Industry News | 12 September 2018

The World Trade Organization should be strengthened if international trade is to continue unabated, its director-general has said.


Members of the Commonwealth must do all they can to ensure the continued strength of the World Trade Organization (WTO), even if reforms and restructuring are required.

This was the message in a speech given by director-general Roberto Azevedo at a meeting yesterday (September 11th 2018), where he explained that the support given to the multilateral trading system by members all over the world is extremely important.

In return, he pointed out that the trade allowed by legislation imposed by the WTO is hugely significant to Commonwealth countries, with these nations exporting over three trillion dollars' worth of goods and services each year.

However, Mr Azevedo acknowledged that there are challenges facing the trading system today that are "of grave concern" and that call "for our attention, and more importantly, our action".

He specifically highlighted rising trade tensions in nations including the US and China, where trade-restrictive measures have increased over the past six months, and warned that any continued escalation risks a major economic impact for the wider world.

"I want to stress that, faced with these headwinds, the WTO continues to do its job.

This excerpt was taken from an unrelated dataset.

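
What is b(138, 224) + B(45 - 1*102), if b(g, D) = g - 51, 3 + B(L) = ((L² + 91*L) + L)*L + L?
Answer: 113742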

WTO rules, as well as our processes of monitoring and review, are helping to avoid the situation becoming even worse," Mr Azevedo said.

He urged Commonwealth member nations to work hard on all fronts that need development and reform, but ultimately to keep in mind that the WTO system should be strengthened.

"I am calling on everyone who believes in trade as a force for good to speak up. And I hope that the Commonwealth will play its full part. Bringing together countries of all sizes, from all continents, this group has a powerful voice," the director-general concluded.

The WTO is the only global international organization that deals with the rules of trade between nations. It was established in January 1995.